Square ($SQ) today released the results of its 2016 second quarter earnings, which generated $439 million in revenue, a 41 percent increase from a year ago. Its gross payment volume (GPV) jumped 42 percent for the same time frame to $12.5 billion. As for its earnings per share, that wound up being a loss of $0.08.
Wall Street analysts had expected the commerce company to bring in $406 million in revenue with an EPS loss of $0.11 per share.
The company’s transactional revenue made up the bulk of the company’s revenue of $365 million in the second quarter, an annualized increase of 40 percent and which represents 2.93 percent of GPV. Square’s deal with Starbucks brought in $33 million and while the partnership was scheduled to end next quarter, Square revealed that it’s “currently negotiating an amendment that may extend the agreement beyond the third quarter to allow Starbucks additional time to complete its transition” to another payment provider, something that has been “taking longer than anticipated.”

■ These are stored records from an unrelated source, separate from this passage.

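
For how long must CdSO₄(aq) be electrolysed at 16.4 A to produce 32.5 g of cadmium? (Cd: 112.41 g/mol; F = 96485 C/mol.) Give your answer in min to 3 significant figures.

n(Cd) = 32.5 / 112.41 = 0.2891 mol
Cd²⁺ + 2e⁻ → Cd, so n(e⁻) = 2 × 0.2891 = 0.5782 mol
Q = 0.5782 × 96485 = 55790 C
t = Q / I = 55790 / 16.4 = 3402 s = 56.7 min

56.7 min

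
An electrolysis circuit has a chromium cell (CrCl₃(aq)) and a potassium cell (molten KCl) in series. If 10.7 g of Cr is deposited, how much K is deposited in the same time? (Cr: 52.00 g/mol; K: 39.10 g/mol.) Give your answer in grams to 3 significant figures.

24.1 g

n(Cr) = 10.7 / 52.00 = 0.2058 mol
Cr³⁺ + 3e⁻ → Cr, so n(e⁻) = 3 × 0.2058 = 0.6174 mol
In series, the same 0.6174 mol of electrons flows through the second cell.
K⁺ + e⁻ → K, so n(K) = 0.6174 mol
m(K) = 0.6174 × 39.10 = 24.1 g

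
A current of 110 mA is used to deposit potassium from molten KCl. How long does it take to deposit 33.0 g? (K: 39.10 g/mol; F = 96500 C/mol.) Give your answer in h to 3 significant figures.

206 h

n(K) = 33.0 / 39.10 = 0.8440 mol
K⁺ + e⁻ → K, so n(e⁻) = 0.8440 mol
Q = 0.8440 × 96500 = 81450 C
t = Q / I = 81450 / 0.110 = 7.405×10^5 s = 206 h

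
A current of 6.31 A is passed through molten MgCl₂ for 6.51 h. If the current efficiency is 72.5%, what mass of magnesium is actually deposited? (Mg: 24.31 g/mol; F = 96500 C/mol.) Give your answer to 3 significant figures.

Q = 6.31 × 23436 = 1.479×10^5 C
n(e⁻) = 1.479×10^5 / 96500 = 1.533 mol
Mg²⁺ + 2e⁻ → Mg, so theoretical m(Mg) = 0.7665 × 24.31 = 18.63 g
Actual mass = 72.5% × 18.63 = 13.5 g

13.5 g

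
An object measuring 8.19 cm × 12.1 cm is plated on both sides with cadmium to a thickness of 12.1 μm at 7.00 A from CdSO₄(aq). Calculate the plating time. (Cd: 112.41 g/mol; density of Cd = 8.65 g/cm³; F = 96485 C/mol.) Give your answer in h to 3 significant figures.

Plated area = 2 × 8.19 × 12.1 = 198.2 cm²
Volume = 198.2 × 12.1×10⁻⁴ cm = 0.2398 cm³
m(Cd) = 0.2398 × 8.65 = 2.074 g
n(Cd) = 2.074 / 112.41 = 0.01845 mol; n(e⁻) = 2 × 0.01845 = 0.03690 mol
Q = 0.03690 × 96485 = 3560 C
t = 3560 / 7.00 = 508.6 s = 0.141 h

0.141 h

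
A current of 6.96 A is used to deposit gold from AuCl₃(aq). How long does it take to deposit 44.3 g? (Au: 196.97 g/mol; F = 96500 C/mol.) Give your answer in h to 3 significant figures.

n(Au) = 44.3 / 196.97 = 0.2249 mol
Au³⁺ + 3e⁻ → Au, so n(e⁻) = 3 × 0.2249 = 0.6747 mol
Q = 0.6747 × 96500 = 65110 C
t = Q / I = 65110 / 6.96 = 9355 s = 2.60 h

2.60 h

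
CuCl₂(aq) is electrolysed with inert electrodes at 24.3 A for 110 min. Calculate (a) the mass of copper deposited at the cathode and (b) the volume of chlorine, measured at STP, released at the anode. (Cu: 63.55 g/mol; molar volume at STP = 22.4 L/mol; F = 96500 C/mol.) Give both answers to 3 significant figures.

52.8 g Cu; 18.6 L Cl₂

Q = 24.3 × 6600 = 1.604×10^5 C; n(e⁻) = 1.604×10^5 / 96500 = 1.662 mol
Cathode: Cu²⁺ + 2e⁻ → Cu → n(Cu) = 1.662/2 = 0.8310 mol → 52.8 g
Anode: 2Cl⁻ → Cl₂ + 2e⁻ → n(Cl₂) = 1.662/2 = 0.8310 mol → 18.6 L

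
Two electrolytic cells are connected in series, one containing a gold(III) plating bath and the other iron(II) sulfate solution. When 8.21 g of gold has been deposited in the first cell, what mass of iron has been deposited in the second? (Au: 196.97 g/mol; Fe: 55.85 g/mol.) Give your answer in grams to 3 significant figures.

3.49 g

n(Au) = 8.21 / 196.97 = 0.04168 mol
Au³⁺ + 3e⁻ → Au, so n(e⁻) = 3 × 0.04168 = 0.1250 mol
In series, the same 0.1250 mol of electrons flows through the second cell.
Fe²⁺ + 2e⁻ → Fe, so n(Fe) = 0.1250 / 2 = 0.06250 mol
m(Fe) = 0.06250 × 55.85 = 3.49 g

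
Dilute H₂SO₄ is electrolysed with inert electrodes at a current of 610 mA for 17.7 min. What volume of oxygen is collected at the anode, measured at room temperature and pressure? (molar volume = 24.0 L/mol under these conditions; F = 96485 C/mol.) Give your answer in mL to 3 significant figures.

Q = It = 0.610 × 1062 = 647.8 C
n(e⁻) = 647.8 / 96485 = 0.006714 mol
2H₂O → O₂ + 4H⁺ + 4e⁻, so n(O₂) = 0.006714 / 4 = 0.001679 mol
V = 0.001679 × 24.0 = 0.04030 L
= 40.3 mL

40.3 mL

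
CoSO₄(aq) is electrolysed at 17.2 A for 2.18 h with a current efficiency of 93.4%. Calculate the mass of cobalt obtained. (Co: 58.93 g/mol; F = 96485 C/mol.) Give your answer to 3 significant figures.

38.5 g

Q = 17.2 × 7848 = 1.350×10^5 C
n(e⁻) = 1.350×10^5 / 96485 = 1.399 mol
Co²⁺ + 2e⁻ → Co, so theoretical m(Co) = 0.6995 × 58.93 = 41.22 g
Actual mass = 93.4% × 41.22 = 38.5 g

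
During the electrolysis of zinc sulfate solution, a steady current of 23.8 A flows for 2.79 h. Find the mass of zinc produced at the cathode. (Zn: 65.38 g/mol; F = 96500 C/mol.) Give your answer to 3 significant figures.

81.0 g

Charge passed = 23.8 × 10044 = 2.390×10^5 C
n(e⁻) = Q/F = 2.390×10^5/96500 = 2.477 mol
Zn²⁺ + 2e⁻ → Zn, so n(Zn) = 2.477 / 2 = 1.239 mol
m = 1.239 × 65.38 = 81.0 g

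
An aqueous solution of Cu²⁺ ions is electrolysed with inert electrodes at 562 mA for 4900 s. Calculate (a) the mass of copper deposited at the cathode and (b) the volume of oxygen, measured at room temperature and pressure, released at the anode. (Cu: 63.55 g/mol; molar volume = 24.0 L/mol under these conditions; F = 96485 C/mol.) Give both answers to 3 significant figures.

0.907 g Cu; 0.171 L O₂

Q = 0.562 × 4900 = 2754 C; n(e⁻) = 2754 / 96485 = 0.02854 mol
Cathode: Cu²⁺ + 2e⁻ → Cu → n(Cu) = 0.02854/2 = 0.01427 mol → 0.907 g
Anode: 2H₂O → O₂ + 4H⁺ + 4e⁻ → n(O₂) = 0.02854/4 = 0.007135 mol → 0.171 L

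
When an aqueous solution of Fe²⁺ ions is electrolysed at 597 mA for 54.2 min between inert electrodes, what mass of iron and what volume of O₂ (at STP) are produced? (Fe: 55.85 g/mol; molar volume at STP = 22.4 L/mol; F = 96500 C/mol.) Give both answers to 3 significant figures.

0.562 g Fe; 0.113 L O₂

Q = 0.597 × 3252 = 1941 C; n(e⁻) = 1941 / 96500 = 0.02011 mol
Cathode: Fe²⁺ + 2e⁻ → Fe → n(Fe) = 0.02011/2 = 0.01006 mol → 0.562 g
Anode: 2H₂O → O₂ + 4H⁺ + 4e⁻ → n(O₂) = 0.02011/4 = 0.005028 mol → 0.113 L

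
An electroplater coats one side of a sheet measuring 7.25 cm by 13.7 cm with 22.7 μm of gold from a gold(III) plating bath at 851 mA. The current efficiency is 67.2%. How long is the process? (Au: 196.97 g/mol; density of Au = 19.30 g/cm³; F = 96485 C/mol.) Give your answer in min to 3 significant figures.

Plated area = 7.25 × 13.7 = 99.33 cm²
Volume = 99.33 × 22.7×10⁻⁴ cm = 0.2255 cm³
m(Au) = 0.2255 × 19.30 = 4.352 g
n(Au) = 4.352 / 196.97 = 0.02209 mol; n(e⁻) = 3 × 0.02209 = 0.06627 mol
Q = 0.06627 × 96485 / 0.672 = 9515 C
t = 9515 / 0.851 = 11180 s = 186 min

186 min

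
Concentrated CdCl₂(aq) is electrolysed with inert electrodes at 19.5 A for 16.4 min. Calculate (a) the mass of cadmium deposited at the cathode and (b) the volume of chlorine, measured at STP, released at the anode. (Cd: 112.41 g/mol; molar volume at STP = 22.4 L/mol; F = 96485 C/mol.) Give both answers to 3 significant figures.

Q = 19.5 × 984 = 19190 C; n(e⁻) = 19190 / 96485 = 0.1989 mol
Cathode: Cd²⁺ + 2e⁻ → Cd → n(Cd) = 0.1989/2 = 0.09945 mol → 11.2 g
Anode: 2Cl⁻ → Cl₂ + 2e⁻ → n(Cl₂) = 0.1989/2 = 0.09945 mol → 2.23 L

11.2 g Cd; 2.23 L Cl₂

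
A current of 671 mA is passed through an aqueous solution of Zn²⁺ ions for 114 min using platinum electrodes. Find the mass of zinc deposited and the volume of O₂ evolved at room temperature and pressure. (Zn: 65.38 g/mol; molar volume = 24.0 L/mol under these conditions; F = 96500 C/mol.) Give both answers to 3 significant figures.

1.55 g Zn; 0.285 L O₂

Q = 0.671 × 6840 = 4590 C; n(e⁻) = 4590 / 96500 = 0.04756 mol
Cathode: Zn²⁺ + 2e⁻ → Zn → n(Zn) = 0.04756/2 = 0.02378 mol → 1.55 g
Anode: 2H₂O → O₂ + 4H⁺ + 4e⁻ → n(O₂) = 0.04756/4 = 0.01189 mol → 0.285 L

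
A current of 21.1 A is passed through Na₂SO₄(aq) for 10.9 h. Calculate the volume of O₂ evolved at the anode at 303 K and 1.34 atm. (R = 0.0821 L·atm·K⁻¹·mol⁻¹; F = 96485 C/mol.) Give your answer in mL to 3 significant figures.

39800 mL

Q = 21.1 A × 39240 s = 8.280×10^5 C
n(e⁻) = 8.280×10^5 / 96485 = 8.582 mol
2H₂O → O₂ + 4H⁺ + 4e⁻, so n(O₂) = 8.582 / 4 = 2.146 mol
V = nRT/P = 2.146 × 0.0821 × 303 / 1.34 = 39.84 L
= 39800 mL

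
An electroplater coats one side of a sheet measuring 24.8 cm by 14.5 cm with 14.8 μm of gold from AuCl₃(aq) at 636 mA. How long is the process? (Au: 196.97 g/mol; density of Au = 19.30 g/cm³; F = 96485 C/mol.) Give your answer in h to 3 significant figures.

6.59 h

Plated area = 24.8 × 14.5 = 359.6 cm²
Volume = 359.6 × 14.8×10⁻⁴ cm = 0.5322 cm³
m(Au) = 0.5322 × 19.30 = 10.27 g
n(Au) = 10.27 / 196.97 = 0.05214 mol; n(e⁻) = 3 × 0.05214 = 0.1564 mol
Q = 0.1564 × 96485 = 15090 C
t = 15090 / 0.636 = 23730 s = 6.59 h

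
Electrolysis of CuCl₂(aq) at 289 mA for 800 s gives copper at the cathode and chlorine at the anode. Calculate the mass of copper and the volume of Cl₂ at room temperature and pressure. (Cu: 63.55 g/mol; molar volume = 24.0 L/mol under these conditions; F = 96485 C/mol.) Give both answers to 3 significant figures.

Q = 0.289 × 800 = 231.2 C; n(e⁻) = 231.2 / 96485 = 0.002396 mol
Cathode: Cu²⁺ + 2e⁻ → Cu → n(Cu) = 0.002396/2 = 0.001198 mol → 0.0761 g
Anode: 2Cl⁻ → Cl₂ + 2e⁻ → n(Cl₂) = 0.002396/2 = 0.001198 mol → 0.0288 L

0.0761 g Cu; 0.0288 L Cl₂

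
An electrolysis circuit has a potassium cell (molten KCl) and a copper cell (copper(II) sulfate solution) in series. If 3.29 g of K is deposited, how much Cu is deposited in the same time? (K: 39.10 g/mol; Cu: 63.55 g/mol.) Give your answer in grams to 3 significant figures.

n(K) = 3.29 / 39.10 = 0.08414 mol
K⁺ + e⁻ → K, so n(e⁻) = 0.08414 mol
In series, the same 0.08414 mol of electrons flows through the second cell.
Cu²⁺ + 2e⁻ → Cu, so n(Cu) = 0.08414 / 2 = 0.04207 mol
m(Cu) = 0.04207 × 63.55 = 2.67 g

2.67 g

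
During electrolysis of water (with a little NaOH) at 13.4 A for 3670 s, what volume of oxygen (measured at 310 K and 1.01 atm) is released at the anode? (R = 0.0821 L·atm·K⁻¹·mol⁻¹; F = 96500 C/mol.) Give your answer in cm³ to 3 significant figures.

3210 cm³

Charge passed = 13.4 × 3670 = 49180 C
Moles of electrons = 49180 / 96500 = 0.5096 mol
2H₂O → O₂ + 4H⁺ + 4e⁻, so n(O₂) = 0.5096 / 4 = 0.1274 mol
V = nRT/P = 0.1274 × 0.0821 × 310 / 1.01 = 3.210 L
= 3210 cm³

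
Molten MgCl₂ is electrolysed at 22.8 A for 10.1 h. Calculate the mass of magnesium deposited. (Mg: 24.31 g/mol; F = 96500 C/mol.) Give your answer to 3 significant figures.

104 g

Charge passed = 22.8 × 36360 = 8.290×10^5 C
n(e⁻) = 8.290×10^5 / 96500 = 8.591 mol
Mg²⁺ + 2e⁻ → Mg, so n(Mg) = 8.591 / 2 = 4.296 mol
m = 4.296 × 24.31 = 104 g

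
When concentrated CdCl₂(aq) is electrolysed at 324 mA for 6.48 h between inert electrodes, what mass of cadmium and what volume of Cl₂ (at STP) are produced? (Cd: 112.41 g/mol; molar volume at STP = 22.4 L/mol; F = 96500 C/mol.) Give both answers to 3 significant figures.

4.40 g Cd; 0.877 L Cl₂

Q = 0.324 × 23328 = 7558 C; n(e⁻) = 7558 / 96500 = 0.07832 mol
Cathode: Cd²⁺ + 2e⁻ → Cd → n(Cd) = 0.07832/2 = 0.03916 mol → 4.40 g
Anode: 2Cl⁻ → Cl₂ + 2e⁻ → n(Cl₂) = 0.07832/2 = 0.03916 mol → 0.877 L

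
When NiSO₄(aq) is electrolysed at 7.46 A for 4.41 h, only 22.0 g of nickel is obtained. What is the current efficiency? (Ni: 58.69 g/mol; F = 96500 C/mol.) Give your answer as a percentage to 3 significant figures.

Q = 7.46 × 15876 = 1.184×10^5 C
n(e⁻) = 1.184×10^5 / 96500 = 1.227 mol
Ni²⁺ + 2e⁻ → Ni, so theoretical n(Ni) = 0.6135 mol → 36.01 g
Efficiency = 22.0 / 36.01 = 0.6109 = 61.1%

61.1%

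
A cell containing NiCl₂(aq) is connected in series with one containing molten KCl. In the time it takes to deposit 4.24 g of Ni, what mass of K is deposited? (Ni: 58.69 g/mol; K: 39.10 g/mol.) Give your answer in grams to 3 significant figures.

n(Ni) = 4.24 / 58.69 = 0.07224 mol
Ni²⁺ + 2e⁻ → Ni, so n(e⁻) = 2 × 0.07224 = 0.1445 mol
The cells are in series, so the same charge (and hence the same n(e⁻) = 0.1445 mol) passes through both.
K⁺ + e⁻ → K, so n(K) = 0.1445 mol
m(K) = 0.1445 × 39.10 = 5.65 g

5.65 g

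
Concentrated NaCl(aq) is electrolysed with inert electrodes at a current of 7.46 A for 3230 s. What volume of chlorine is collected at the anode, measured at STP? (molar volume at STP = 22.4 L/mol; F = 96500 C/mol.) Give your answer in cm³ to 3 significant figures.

Q = It = 7.46 × 3230 = 24100 C
n(e⁻) = 24100 / 96500 = 0.2497 mol
2Cl⁻ → Cl₂ + 2e⁻, so n(Cl₂) = 0.2497 / 2 = 0.1249 mol
V = 0.1249 × 22.4 = 2.798 L
= 2800 cm³

2800 cm³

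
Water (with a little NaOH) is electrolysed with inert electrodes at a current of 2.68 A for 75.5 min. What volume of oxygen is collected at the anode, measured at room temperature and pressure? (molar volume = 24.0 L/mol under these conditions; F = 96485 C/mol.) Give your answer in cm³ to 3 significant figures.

755 cm³

Q = 2.68 A × 4530 s = 12140 C
n(e⁻) = Q/F = 12140/96485 = 0.1258 mol
2H₂O → O₂ + 4H⁺ + 4e⁻, so n(O₂) = 0.1258 / 4 = 0.03145 mol
V = 0.03145 × 24.0 = 0.7548 L
= 755 cm³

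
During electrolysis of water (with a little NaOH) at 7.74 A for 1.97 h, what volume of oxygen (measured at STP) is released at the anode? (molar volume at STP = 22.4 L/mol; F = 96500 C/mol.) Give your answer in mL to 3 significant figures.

3190 mL

Q = It = 7.74 × 7092 = 54890 C
Moles of electrons = 54890 / 96500 = 0.5688 mol
2H₂O → O₂ + 4H⁺ + 4e⁻, so n(O₂) = 0.5688 / 4 = 0.1422 mol
V = 0.1422 × 22.4 = 3.185 L
= 3190 mL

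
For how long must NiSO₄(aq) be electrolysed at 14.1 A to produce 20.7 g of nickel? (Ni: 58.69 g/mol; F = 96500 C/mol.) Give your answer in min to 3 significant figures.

80.5 min

n(Ni) = 20.7 / 58.69 = 0.3527 mol
Ni²⁺ + 2e⁻ → Ni, so n(e⁻) = 2 × 0.3527 = 0.7054 mol
Q = 0.7054 × 96500 = 68070 C
t = Q / I = 68070 / 14.1 = 4828 s = 80.5 min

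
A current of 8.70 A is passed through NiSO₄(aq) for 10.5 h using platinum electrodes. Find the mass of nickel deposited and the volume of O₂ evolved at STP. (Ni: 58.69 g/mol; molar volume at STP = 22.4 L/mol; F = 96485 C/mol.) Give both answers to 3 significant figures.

100 g Ni; 19.1 L O₂

Q = 8.70 × 37800 = 3.289×10^5 C; n(e⁻) = 3.289×10^5 / 96485 = 3.409 mol
Cathode: Ni²⁺ + 2e⁻ → Ni → n(Ni) = 3.409/2 = 1.705 mol → 100 g
Anode: 2H₂O → O₂ + 4H⁺ + 4e⁻ → n(O₂) = 3.409/4 = 0.8523 mol → 19.1 L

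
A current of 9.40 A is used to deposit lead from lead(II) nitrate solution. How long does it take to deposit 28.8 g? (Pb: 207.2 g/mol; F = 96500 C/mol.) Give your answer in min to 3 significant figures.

47.6 min

n(Pb) = 28.8 / 207.2 = 0.1390 mol
Pb²⁺ + 2e⁻ → Pb, so n(e⁻) = 2 × 0.1390 = 0.2780 mol
Q = 0.2780 × 96500 = 26830 C
t = Q / I = 26830 / 9.40 = 2854 s = 47.6 min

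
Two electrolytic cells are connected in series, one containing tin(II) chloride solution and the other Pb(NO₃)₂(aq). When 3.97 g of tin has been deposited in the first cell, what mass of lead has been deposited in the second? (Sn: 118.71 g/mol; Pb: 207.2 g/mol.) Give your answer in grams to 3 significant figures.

n(Sn) = 3.97 / 118.71 = 0.03344 mol
Sn²⁺ + 2e⁻ → Sn, so n(e⁻) = 2 × 0.03344 = 0.06688 mol
The cells are in series, so the same charge (and hence the same n(e⁻) = 0.06688 mol) passes through both.
Pb²⁺ + 2e⁻ → Pb, so n(Pb) = 0.06688 / 2 = 0.03344 mol
m(Pb) = 0.03344 × 207.2 = 6.93 g

6.93 g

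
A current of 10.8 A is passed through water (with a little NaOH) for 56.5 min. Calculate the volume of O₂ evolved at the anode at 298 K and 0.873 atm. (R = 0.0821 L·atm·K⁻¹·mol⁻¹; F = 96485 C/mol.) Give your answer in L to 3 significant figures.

Q = It = 10.8 × 3390 = 36610 C
n(e⁻) = 36610 / 96485 = 0.3794 mol
2H₂O → O₂ + 4H⁺ + 4e⁻, so n(O₂) = 0.3794 / 4 = 0.09485 mol
V = nRT/P = 0.09485 × 0.0821 × 298 / 0.873 = 2.658 L

2.66 L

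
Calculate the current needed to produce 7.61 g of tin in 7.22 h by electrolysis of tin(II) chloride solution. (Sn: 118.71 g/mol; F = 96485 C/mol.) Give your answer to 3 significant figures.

n(Sn) = 7.61 / 118.71 = 0.06411 mol
Sn²⁺ + 2e⁻ → Sn, so n(e⁻) = 2 × 0.06411 = 0.1282 mol
Q = 0.1282 × 96485 = 12370 C
I = Q / t = 12370 / 25992 s = 0.476 A

0.476 A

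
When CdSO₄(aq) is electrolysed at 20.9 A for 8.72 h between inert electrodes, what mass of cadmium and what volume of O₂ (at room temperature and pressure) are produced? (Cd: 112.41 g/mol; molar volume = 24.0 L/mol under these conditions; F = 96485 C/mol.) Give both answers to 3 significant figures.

Q = 20.9 × 31392 = 6.561×10^5 C; n(e⁻) = 6.561×10^5 / 96485 = 6.800 mol
Cathode: Cd²⁺ + 2e⁻ → Cd → n(Cd) = 6.800/2 = 3.400 mol → 382 g
Anode: 2H₂O → O₂ + 4H⁺ + 4e⁻ → n(O₂) = 6.800/4 = 1.700 mol → 40.8 L

382 g Cd; 40.8 L O₂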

While this is chief executive Jack Dorsey’s third time presenting Square’s financials to its shareholders, the stock finds itself in a downward trend. Since it began trading in November to today, shares are down approximately 20 percent. Square ended the day up 4.08 percent at $10.46, and in after-hours trading, it’s jumped up more than 9 percent.
One area that shareholders and analysts have been watching is how well Square Capital continued to perform. For the second quarter, the company reported that $189 million had been extended to its business customers, an increase of 123 percent from last year and 23 percent from last quarter. More than 34,000 business loans were provided in Q2. It said that to date, Square has had an advance and loan loss rate of approximately 4 percent.
GPV rose 21 percent from Q1, thanks to an increase in the number of larger-sellers (those generating more than $500,000 in annualized GPV) as well as mid-sellers (those generating between $125,000 and $500,000). Square attributes its success with larger sellers to various reasons: its products’ differentiated ease of use and ability to train employees “in minutes”; a focus on “bringing payments together with additional services into one cohesive ecosystem”; and larger sellers will “benefit from fast access to capital, whether it’s next-day settlement of funds, Instant Deposit, or Square Capital loans.”
Today’s results certainly topped the company’s guidance that it presented in the first quarter, which estimated adjusted revenue to be between $151 million to $156 million — this quarter it’s $171 million. In May, Square announced that it expects to break even in the second quarter and moved its full 2016 EBITDA from $8 million to $14 million.
For 2016, Square said that it expects total net revenue to be in the range of $1.63 billion to $1.67 billion and cautions that total net revenue growth will be impacted by the “continued decline in Starbucks transaction revenue” as the relationship terminates.
As for next quarter, the company issued guidance saying that total net revenue will be between $410 million and $420 million, with adjusted revenue of $167 million to $171 million.